The school she attended is the oldest Catholic school in Ohio, said her nephew, who also attended the school. Estella was a member of Shelby Settlement (Bethlehem) Sacred Heart Church, a little country parish, he said.
When she was principal at St. John's in Delphos, there were about 2,000 children in first through eighth grades, and "the remarkable thing, she knew every kid," said her nephew, who would visit his aunt at St. John's and also when she was principal of St. Mary in Sandusky. "She was known as a very good school administrator. She was a very good organizer."
She later was principal of St. Paul High School in Norwalk, he said, and worked for a couple of years at Notre Dame Academy.
Sister Mary Annunciata liked gardening, but she loved baseball. "She really was a rabid Cleveland Indians' baseball fan.
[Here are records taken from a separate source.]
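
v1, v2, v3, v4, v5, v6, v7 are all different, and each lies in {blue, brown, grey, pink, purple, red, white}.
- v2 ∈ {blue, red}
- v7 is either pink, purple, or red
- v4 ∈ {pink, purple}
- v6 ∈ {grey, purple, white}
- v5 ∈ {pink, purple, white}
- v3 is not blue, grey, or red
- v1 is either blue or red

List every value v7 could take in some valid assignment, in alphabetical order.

The 7 variables together cover exactly {blue, brown, grey, pink, purple, red, white} — 7 values for 7 variables — and brown appears only in v3's list, so v3 = brown.
Among the 6 still-open variables, grey fits only v6 (and all 6 values in {blue, grey, pink, purple, red, white} must be used), so v6 = grey.
Among the 5 still-open variables, white fits only v5 (and all 5 values in {blue, pink, purple, red, white} must be used), so v5 = white.
The 2 variables v1 and v2 are confined to {blue, red}, which locks those values in; drop them from v7.
No further eliminations apply; v7 can still be any of pink, purple.

pink, purple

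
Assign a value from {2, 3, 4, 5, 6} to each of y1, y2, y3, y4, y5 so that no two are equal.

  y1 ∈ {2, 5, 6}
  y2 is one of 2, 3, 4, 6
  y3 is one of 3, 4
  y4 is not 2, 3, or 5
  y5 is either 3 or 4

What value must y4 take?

6

The 5 variables draw from only 5 values {2, 3, 4, 5, 6}, so each is used; only y1 can be 5, hence y1 = 5.
Among the 4 still-open variables, 2 fits only y2 (and all 4 values in {2, 3, 4, 6} must be used), so y2 = 2.
The 3 still-open variables together cover exactly {3, 4, 6} — 3 values for 3 variables — and 6 appears only in y4's list, so y4 = 6.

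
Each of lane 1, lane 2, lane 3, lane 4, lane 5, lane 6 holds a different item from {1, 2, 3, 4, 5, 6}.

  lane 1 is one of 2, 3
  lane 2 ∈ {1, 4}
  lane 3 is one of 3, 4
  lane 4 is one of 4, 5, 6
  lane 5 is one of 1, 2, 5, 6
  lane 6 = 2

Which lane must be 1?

lane 6's domain is down to {2}, so lane 6 = 2. Strike 2 from lane 1, lane 5.
lane 1's domain is down to {3}, so lane 1 = 3. Strike 3 from lane 3.
lane 3 must be 4 (only option left). Remove 4 from lane 2, lane 4.
So 1 goes to lane 2.

lane 2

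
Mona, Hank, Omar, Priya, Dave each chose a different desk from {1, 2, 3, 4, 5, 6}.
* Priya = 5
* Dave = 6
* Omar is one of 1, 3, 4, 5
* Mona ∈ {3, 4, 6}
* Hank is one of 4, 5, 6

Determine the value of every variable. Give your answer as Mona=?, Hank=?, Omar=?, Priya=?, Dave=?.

Mona=3, Hank=4, Omar=1, Priya=5, Dave=6

Priya's domain is down to {5}, so Priya = 5. Strike 5 from Hank, Omar.
Dave must be 6 (only option left). Eliminate 6 elsewhere: Mona, Hank.
Hank's domain is down to {4}, so Hank = 4. So Mona, Omar can't be 4.
Mona has just one choice, so Mona = 3. Eliminate 3 elsewhere: Omar.
That leaves Omar = 1.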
She followed them all over the place. She knew all the players," Monsignor Hohenbrink said, noting that she would "win over the junior high kids by chatting with them about baseball." She grew up in a family filled with Indians fans, he said.
She didn't trek to the games, but listened on the radio to the play-by-plays, he said.
After she retired, she worked part time in schools as an aide, assisting wherever she could.
"She was always an asset wherever she went," said Sister Mary Patricia.
In 1996, Sister Mary Annunciata was inducted into St. Mary's Hall of Fame at St. Mary's School in Toledo. "That was a great honor for her," Sister Mary Patricia said. The school has closed since then.
Sister Mary Annunciata is survived by her brother, Edgar.
Visitation will be from 2 to 8 p.m. Tuesday and Wednesday at the Provincial Center on Secor Road, with Sharing of Memories beginning at 7 p.m. Wednesday.
The funeral liturgy will be celebrated at 5 p.m. Wednesday in the Convent Chapel.
Arrangements are made by Urbanski Funeral Home. Tributes can be made to the Sisters of Notre Dame.